Lewis describes herself as a "classaholic." She's nearing the end of a semesterlong floral design class, recently studied sustainable gardening and paper making, and took an extensive home chef series.

Dauphine Press produces custom stationery, invitations, notecards and other products at its Petaluma facility. Its downtown retail shop, which opened in October, has spac e for up to eight students per class.

The most unusual workshop on the Dauphine Press roster is Spencerian script intensive, and Kinsella said the instructor, Amelia Castro Urton, is one of only four people in the United States who teach the uniquely American penmanship.

In the 1850s, this artful style became the standard form of penmanship, prior to popular use of the Palmer Method.

In Urton's three-hour class, she describes how to create capital and lower-case letters and guides students in exercises to help them begin to write in the heavily flourished scrip t.

Dauphine Press also offers classes in calligraphy, with specific sessions in Mr. Johnston's foundational hand; Gothic cursive; gilded l ettering and unusual tools and materials; and Humanist Bookhand.

When Kinsella and Dauphine Press designer Kim Hillman were devising the class offerings they deliberately steered clear of paper arts classes that were offered elsewhere in the Bay Area, such as scrapbooking and rubber stamping.
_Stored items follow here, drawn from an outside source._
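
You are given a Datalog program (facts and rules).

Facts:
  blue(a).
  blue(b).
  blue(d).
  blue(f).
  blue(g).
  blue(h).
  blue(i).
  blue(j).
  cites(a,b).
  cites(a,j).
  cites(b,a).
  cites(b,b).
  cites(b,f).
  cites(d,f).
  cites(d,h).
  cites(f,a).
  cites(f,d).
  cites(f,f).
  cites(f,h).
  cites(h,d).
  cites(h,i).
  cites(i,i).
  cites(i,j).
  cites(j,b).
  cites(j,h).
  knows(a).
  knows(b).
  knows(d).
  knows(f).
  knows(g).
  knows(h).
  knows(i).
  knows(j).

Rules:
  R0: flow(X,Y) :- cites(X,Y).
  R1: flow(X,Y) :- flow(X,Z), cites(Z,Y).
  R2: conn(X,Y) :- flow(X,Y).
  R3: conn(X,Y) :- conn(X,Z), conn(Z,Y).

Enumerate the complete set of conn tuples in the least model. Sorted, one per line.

round 1: derive flow(a,b) via R0 from cites(a,b)
round 1: derive flow(a,j) via R0 from cites(a,j)
round 1: derive flow(b,a) via R0 from cites(b,a)
round 1: derive flow(b,b) via R0 from cites(b,b)
round 1: derive flow(b,f) via R0 from cites(b,f)
round 1: derive flow(d,f) via R0 from cites(d,f)
round 1: derive flow(d,h) via R0 from cites(d,h)
round 1: derive flow(f,a) via R0 from cites(f,a)
round 1: derive flow(f,d) via R0 from cites(f,d)
round 1: derive flow(f,f) via R0 from cites(f,f)
round 1: derive flow(f,h) via R0 from cites(f,h)
round 1: derive flow(h,d) via R0 from cites(h,d)
round 1: derive flow(h,i) via R0 from cites(h,i)
round 1: derive flow(i,i) via R0 from cites(i,i)
round 1: derive flow(i,j) via R0 from cites(i,j)
round 1: derive flow(j,b) via R0 from cites(j,b)
round 1: derive flow(j,h) via R0 from cites(j,h)
round 2: derive flow(a,a) via R1 from flow(a,b), cites(b,a)
round 2: derive flow(a,f) via R1 from flow(a,b), cites(b,f)
round 2: derive flow(a,h) via R1 from flow(a,j), cites(j,h)
round 2: derive flow(b,d) via R1 from flow(b,f), cites(f,d)
round 2: derive flow(b,h) via R1 from flow(b,f), cites(f,h)
round 2: derive flow(b,j) via R1 from flow(b,a), cites(a,j)
round 2: derive flow(d,a) via R1 from flow(d,f), cites(f,a)
round 2: derive flow(d,d) via R1 from flow(d,f), cites(f,d)
round 2: derive flow(d,i) via R1 from flow(d,h), cites(h,i)
round 2: derive flow(f,b) via R1 from flow(f,a), cites(a,b)
round 2: derive flow(f,i) via R1 from flow(f,h), cites(h,i)
round 2: derive flow(f,j) via R1 from flow(f,a), cites(a,j)
round 2: derive flow(h,f) via R1 from flow(h,d), cites(d,f)
round 2: derive flow(h,h) via R1 from flow(h,d), cites(d,h)
round 2: derive flow(h,j) via R1 from flow(h,i), cites(i,j)
round 2: derive flow(i,b) via R1 from flow(i,j), cites(j,b)
round 2: derive flow(i,h) via R1 from flow(i,j), cites(j,h)
round 2: derive flow(j,a) via R1 from flow(j,b), cites(b,a)
round 2: derive flow(j,d) via R1 from flow(j,h), cites(h,d)
round 2: derive flow(j,f) via R1 from flow(j,b), cites(b,f)
round 2: derive flow(j,i) via R1 from flow(j,h), cites(h,i)
round 2: derive conn(a,b) via R2 from flow(a,b)
round 2: derive conn(a,j) via R2 from flow(a,j)
round 2: derive conn(b,a) via R2 from flow(b,a)
round 2: derive conn(b,b) via R2 from flow(b,b)
round 2: derive conn(b,f) via R2 from flow(b,f)
round 2: derive conn(d,f) via R2 from flow(d,f)
round 2: derive conn(d,h) via R2 from flow(d,h)
round 2: derive conn(f,a) via R2 from flow(f,a)
round 2: derive conn(f,d) via R2 from flow(f,d)
round 2: derive conn(f,f) via R2 from flow(f,f)
round 2: derive conn(f,h) via R2 from flow(f,h)
round 2: derive conn(h,d) via R2 from flow(h,d)
round 2: derive conn(h,i) via R2 from flow(h,i)
round 2: derive conn(i,i) via R2 from flow(i,i)
round 2: derive conn(i,j) via R2 from flow(i,j)
round 2: derive conn(j,b) via R2 from flow(j,b)
round 2: derive conn(j,h) via R2 from flow(j,h)
round 3: derive flow(a,d) via R1 from flow(a,f), cites(f,d)
round 3: derive flow(a,i) via R1 from flow(a,h), cites(h,i)
round 3: derive flow(b,i) via R1 from flow(b,h), cites(h,i)
round 3: derive flow(d,b) via R1 from flow(d,a), cites(a,b)
round 3: derive flow(d,j) via R1 from flow(d,a), cites(a,j)
round 3: derive flow(h,a) via R1 from flow(h,f), cites(f,a)
round 3: derive flow(h,b) via R1 from flow(h,j), cites(j,b)
round 3: derive flow(i,a) via R1 from flow(i,b), cites(b,a)
round 3: derive flow(i,d) via R1 from flow(i,h), cites(h,d)
round 3: derive flow(i,f) via R1 from flow(i,b), cites(b,f)
round 3: derive flow(j,j) via R1 from flow(j,a), cites(a,j)
round 3: derive conn(a,a) via R2 from flow(a,a)
round 3: derive conn(a,f) via R2 from flow(a,f)
round 3: derive conn(a,h) via R2 from flow(a,h)
round 3: derive conn(b,d) via R2 from flow(b,d)
round 3: derive conn(b,h) via R2 from flow(b,h)
round 3: derive conn(b,j) via R2 from flow(b,j)
round 3: derive conn(d,a) via R2 from flow(d,a)
round 3: derive conn(d,d) via R2 from flow(d,d)
round 3: derive conn(d,i) via R2 from flow(d,i)
round 3: derive conn(f,b) via R2 from flow(f,b)
round 3: derive conn(f,i) via R2 from flow(f,i)
round 3: derive conn(f,j) via R2 from flow(f,j)
round 3: derive conn(h,f) via R2 from flow(h,f)
round 3: derive conn(h,h) via R2 from flow(h,h)
round 3: derive conn(h,j) via R2 from flow(h,j)
round 3: derive conn(i,b) via R2 from flow(i,b)
round 3: derive conn(i,h) via R2 from flow(i,h)
round 3: derive conn(j,a) via R2 from flow(j,a)
round 3: derive conn(j,d) via R2 from flow(j,d)
round 3: derive conn(j,f) via R2 from flow(j,f)
round 3: derive conn(j,i) via R2 from flow(j,i)
round 4: derive conn(a,d) via R2 from flow(a,d)
round 4: derive conn(a,i) via R2 from flow(a,i)
round 4: derive conn(b,i) via R2 from flow(b,i)
round 4: derive conn(d,b) via R2 from flow(d,b)
round 4: derive conn(d,j) via R2 from flow(d,j)
round 4: derive conn(h,a) via R2 from flow(h,a)
round 4: derive conn(h,b) via R2 from flow(h,b)
round 4: derive conn(i,a) via R2 from flow(i,a)
round 4: derive conn(i,d) via R2 from flow(i,d)
round 4: derive conn(i,f) via R2 from flow(i,f)
round 4: derive conn(j,j) via R2 from flow(j,j)

conn(a,a)
conn(a,b)
conn(a,d)
conn(a,f)
conn(a,h)
conn(a,i)
conn(a,j)
conn(b,a)
conn(b,b)
conn(b,d)
conn(b,f)
conn(b,h)
conn(b,i)
conn(b,j)
conn(d,a)
conn(d,b)
conn(d,d)
conn(d,f)
conn(d,h)
conn(d,i)
conn(d,j)
conn(f,a)
conn(f,b)
conn(f,d)
conn(f,f)
conn(f,h)
conn(f,i)
conn(f,j)
conn(h,a)
conn(h,b)
conn(h,d)
conn(h,f)
conn(h,h)
conn(h,i)
conn(h,j)
conn(i,a)
conn(i,b)
conn(i,d)
conn(i,f)
conn(i,h)
conn(i,i)
conn(i,j)
conn(j,a)
conn(j,b)
conn(j,d)
conn(j,f)
conn(j,h)
conn(j,i)
conn(j,j)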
"We narrowed it down to what people couldn't find at other places," said Hillman.

With increasing reliance on computers for correspondence and many other functions in daily life, Kinsella notices a bit of a backlash from those who hunger for opportunities for hands-on creativity.

"We're all paper fanatics," said Kinsella, referring to her staff of designers and instructors.

In the bookbinding class, students learn the anatomy of a book and the supplies and techniques to make their own books.

In a three-hour introductory session, students will make a few hand-bound books and learn about adhesives, lining up the paper properly, making proper measurements, and sewing methods.

"People are into mail art," she said. "They're creating little bits of art. A lot of our clients don't want to send e-mail to their friends."

In a three-hour letterpress class, students can design individualized "faux" postage stamps on dry-gummed adhesive- back paper to add to their letters. A pin-hole perforator is used to make the images look like stamps and students use them on correspondence.

Letterpress projects also result in hang tags for gifts, place cards for dinner parties, personalized notepaper, wrapping paper, business cards and party or wedding invitations.

"The idea is to get them to get the bug. If they fall in love with letterpress, they can rent studio time," said Hillman. "We try to introduce people to different things they can do on a press. Fifty percent do it once and have a good time, and others try to do more."

The letterpress machines at Dauphine Press were built in the 1950s and 1960s, and are no longer being manufactured.

"That's why it's a dying art. Artists started buying them up," said Kinsella.

"There's a certain magic when you pull the first proof off. It's almost like you didn't think it would happen. It's surprise and awe," she said.

The business also offers a custom letterpress class with a limit of one student at its Cypress Drive headquarters.

For $350, the pupil will spend two days designing and creating cards working with a Dauphine Press designer.

They use a Heidelberg Windmill press, and make photopolymer plates from film, then set up the press and watch as the designs are produced through the letterpress process.